Turn off the stereo, stick the television in the closet, let the answering machine pick up the calls, and plant sciatica-prone backside in chair. Make lots of coffee. This is how the writing begins. Easy, right?

My favorite writing tool is a four-drawer filing cabinet crammed with hanging files and manila folders. I grabbed the files marked “Terrors of Publishing,” “Fun Stuff,” and “Contractual Oblongata,” and spread clipped articles from newspapers and magazines around the apartment in search of a start. The publisher and I talked through the contents of DOG WALKED, and if I had kept the notes the work would go faster. I wrote the chapter heads on three-by-five file cards and stuck them on the bulletin board above the desk. “Introduction,” “Contract Shuffle,” “First Draft,” and “Book Covers” stared at me with malicious yellow eyes glowing in the dark to disturb my sleep.

I started writing one word at a time. A half page was cause for a celebration, a full page gave reason for joyous shouts. Let the neighbors complain about the noise. I was writing. Mr. Detroit dropped by his DVD collection of BRAZILLIAN DEBUTANTES IN DESHABILLE, volumes 1 to 43. “Concentrates the mind,” he said. My friends in Switzerland, Caroline and Jürg, sent a pound of coffee and a carton of Francais cigarettes, and Franklin Market around the corner kept me in meatloaf sandwiches. Elmore Leonard says the secret to writing is four good pages a day. This is fine if you have a year to write a novel and you’ve already received a big check for the film rights. I did a minimum of ten, and woke at six in the morning to rewrite the previous day’s output before starting on the next bit.

Writing and editing are different disciplines. With editing, the words are there. Writing has to find the words, a sure way to expose self-esteem issues. Knowing I knew nothing made the going harder. Grammar rules clashed with content in my head. Did I have anything to say? Had smarter people said it before? The conceit behind DOG WALKED was immediate answers to writer’s questions without going into the soft mush of creativity, art, and voice. Cut away the high-sounding nonsense and every writer is a storyteller, whether fiction or nonfiction. A story needs a beginning, middle, and end. I wrote the first two and scrambled for the last.

The number of finished pages slowly increased. I had to go through the introduction one more time, pound home how important rewriting is to the process, and talk about writers selling their books. On November 12, the manuscript needed another thirty pages. I paced the floor at all hours to the consternation of my downstairs neighbor, and cranked out copy needing an edit or the delete key. November 13 tripped over the stacks of books I was considering for the reference section. I had too many goddamn men and not enough women in the recommended reading, saved only by Flannery O’Connor and Marge Piercy. One of them still lived and counted for two. What to say about the books? Each had landed on the list by merit, and I wanted to sleaze by on title information and forget any commentary. No way. Cynthia Frank would catch my laziness, another reason to only deal with publishers who are strangers.

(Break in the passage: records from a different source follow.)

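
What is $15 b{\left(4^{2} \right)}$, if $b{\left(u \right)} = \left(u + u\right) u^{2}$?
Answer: $122880$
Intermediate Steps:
$b{\left(u \right)} = 2 u^{3}$ ($b{\left(u \right)} = 2 u u^{2} = 2 u^{3}$)
$15 b{\left(4^{2} \right)} = 15 \cdot 2 \left(4^{2}\right)^{3} = 15 \cdot 2 \cdot 16^{3} = 15 \cdot 2 \cdot 4096 = 15 \cdot 8192 = 122880$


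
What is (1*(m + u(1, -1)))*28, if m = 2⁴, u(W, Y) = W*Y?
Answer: 420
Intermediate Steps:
m = 16
(1*(m + u(1, -1)))*28 = (1*(16 + 1*(-1)))*28 = (1*(16 - 1))*28 = (1*15)*28 = 15*28 = 420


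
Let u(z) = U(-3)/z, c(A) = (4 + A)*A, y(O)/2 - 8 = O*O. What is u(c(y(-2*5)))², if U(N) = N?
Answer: 1/250905600 ≈ 3.9856e-9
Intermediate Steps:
y(O) = 16 + 2*O² (y(O) = 16 + 2*(O*O) = 16 + 2*O²)
c(A) = A*(4 + A)
u(z) = -3/z
u(c(y(-2*5)))² = (-3*1/((4 + (16 + 2*(-2*5)²))*(16 + 2*(-2*5)²)))² = (-3*1/((4 + (16 + 2*(-10)²))*(16 + 2*(-10)²)))² = (-3*1/((4 + (16 + 2*100))*(16 + 2*100)))² = (-3*1/((4 + (16 + 200))*(16 + 200)))² = (-3*1/(216*(4 + 216)))² = (-3/(216*220))² = (-3/47520)² = (-3*1/47520)² = (-1/15840)² = 1/250905600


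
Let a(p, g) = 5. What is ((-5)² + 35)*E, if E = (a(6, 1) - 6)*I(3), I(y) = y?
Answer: -180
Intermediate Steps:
E = -3 (E = (5 - 6)*3 = -1*3 = -3)
((-5)² + 35)*E = ((-5)² + 35)*(-3) = (25 + 35)*(-3) = 60*(-3) = -180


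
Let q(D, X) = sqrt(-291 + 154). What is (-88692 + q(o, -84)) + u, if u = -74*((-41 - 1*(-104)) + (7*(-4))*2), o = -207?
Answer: -89210 + I*sqrt(137) ≈ -89210.0 + 11.705*I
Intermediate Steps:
q(D, X) = I*sqrt(137) (q(D, X) = sqrt(-137) = I*sqrt(137))
u = -518 (u = -74*((-41 + 104) - 28*2) = -74*(63 - 56) = -74*7 = -518)
(-88692 + q(o, -84)) + u = (-88692 + I*sqrt(137)) - 518 = -89210 + I*sqrt(137)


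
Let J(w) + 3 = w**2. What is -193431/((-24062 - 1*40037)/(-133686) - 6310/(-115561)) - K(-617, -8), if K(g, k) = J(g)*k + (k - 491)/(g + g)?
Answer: 3902918032580212489/1454516363938 ≈ 2.6833e+6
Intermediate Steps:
J(w) = -3 + w**2
K(g, k) = k*(-3 + g**2) + (-491 + k)/(2*g) (K(g, k) = (-3 + g**2)*k + (k - 491)/(g + g) = k*(-3 + g**2) + (-491 + k)/((2*g)) = k*(-3 + g**2) + (-491 + k)*(1/(2*g)) = k*(-3 + g**2) + (-491 + k)/(2*g))
-193431/((-24062 - 1*40037)/(-133686) - 6310/(-115561)) - K(-617, -8) = -193431/((-24062 - 1*40037)/(-133686) - 6310/(-115561)) - (-491 - 8 + 2*(-617)*(-8)*(-3 + (-617)**2))/(2*(-617)) = -193431/((-24062 - 40037)*(-1/133686) - 6310*(-1/115561)) - (-1)*(-491 - 8 + 2*(-617)*(-8)*(-3 + 380689))/(2*617) = -193431/(-64099*(-1/133686) + 6310/115561) - (-1)*(-491 - 8 + 2*(-617)*(-8)*380686)/(2*617) = -193431/(9157/19098 + 6310/115561) - (-1)*(-491 - 8 + 3758132192)/(2*617) = -193431/1178700457/2206983978 - (-1)*3758131693/(2*617) = -193431*2206983978/1178700457 - 1*(-3758131693/1234) = -426899117848518/1178700457 + 3758131693/1234 = 3902918032580212489/1454516363938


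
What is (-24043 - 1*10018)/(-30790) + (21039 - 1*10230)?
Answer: 332843171/30790 ≈ 10810.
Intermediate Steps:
(-24043 - 1*10018)/(-30790) + (21039 - 1*10230) = (-24043 - 10018)*(-1/30790) + (21039 - 10230) = -34061*(-1/30790) + 10809 = 34061/30790 + 10809 = 332843171/30790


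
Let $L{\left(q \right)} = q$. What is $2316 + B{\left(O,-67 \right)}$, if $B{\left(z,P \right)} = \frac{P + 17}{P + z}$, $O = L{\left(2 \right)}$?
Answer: $\frac{30118}{13} \approx 2316.8$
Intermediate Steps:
$O = 2$
$B{\left(z,P \right)} = \frac{17 + P}{P + z}$
$2316 + B{\left(O,-67 \right)} = 2316 + \frac{17 - 67}{-67 + 2} = 2316 + \frac{1}{-65} \left(-50\right) = 2316 - - \frac{10}{13} = 2316 + \frac{10}{13} = \frac{30118}{13}$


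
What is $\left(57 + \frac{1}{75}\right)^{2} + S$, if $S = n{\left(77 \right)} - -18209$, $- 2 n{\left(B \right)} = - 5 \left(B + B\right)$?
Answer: $\frac{122875426}{5625} \approx 21845.0$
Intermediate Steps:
$n{\left(B \right)} = 5 B$ ($n{\left(B \right)} = - \frac{\left(-5\right) \left(B + B\right)}{2} = - \frac{\left(-5\right) 2 B}{2} = - \frac{\left(-10\right) B}{2} = 5 B$)
$S = 18594$ ($S = 5 \cdot 77 - -18209 = 385 + 18209 = 18594$)
$\left(57 + \frac{1}{75}\right)^{2} + S = \left(57 + \frac{1}{75}\right)^{2} + 18594 = \left(\frac{4276}{75}\right)^{2} + 18594 = \frac{18284176}{5625} + 18594 = \frac{122875426}{5625}$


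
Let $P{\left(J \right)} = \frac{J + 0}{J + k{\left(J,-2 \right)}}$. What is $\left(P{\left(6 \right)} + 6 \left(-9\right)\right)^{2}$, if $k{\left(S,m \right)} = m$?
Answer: $\frac{11025}{4} \approx 2756.3$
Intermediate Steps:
$P{\left(J \right)} = \frac{J}{-2 + J}$ ($P{\left(J \right)} = \frac{J + 0}{J - 2} = \frac{J}{-2 + J}$)
$\left(P{\left(6 \right)} + 6 \left(-9\right)\right)^{2} = \left(\frac{6}{-2 + 6} + 6 \left(-9\right)\right)^{2} = \left(\frac{6}{4} - 54\right)^{2} = \left(6 \cdot \frac{1}{4} - 54\right)^{2} = \left(\frac{3}{2} - 54\right)^{2} = \left(- \frac{105}{2}\right)^{2} = \frac{11025}{4}$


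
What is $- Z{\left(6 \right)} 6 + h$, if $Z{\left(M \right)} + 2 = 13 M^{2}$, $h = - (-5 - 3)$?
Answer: $-2788$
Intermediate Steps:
$h = 8$ ($h = \left(-1\right) \left(-8\right) = 8$)
$Z{\left(M \right)} = -2 + 13 M^{2}$
$- Z{\left(6 \right)} 6 + h = - (-2 + 13 \cdot 6^{2}) 6 + 8 = - (-2 + 13 \cdot 36) 6 + 8 = - (-2 + 468) 6 + 8 = \left(-1\right) 466 \cdot 6 + 8 = \left(-466\right) 6 + 8 = -2796 + 8 = -2788$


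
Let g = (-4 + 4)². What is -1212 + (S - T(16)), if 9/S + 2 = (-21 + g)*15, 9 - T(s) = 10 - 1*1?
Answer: -384213/317 ≈ -1212.0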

By the afternoon of the 14th, the manuscript was finished along with the writer. I sent the file to Cypress House, had a shower, and slept. The UPS deliveryman rang my doorbell two days later. Inside a box protected by Styrofoam pellets sat two apple muffins, accomplishment muffins baked by Ms. Frank to acknowledge the receipt of the manuscript one day early. I had made the deadline and now she could deal with the rest of the problems.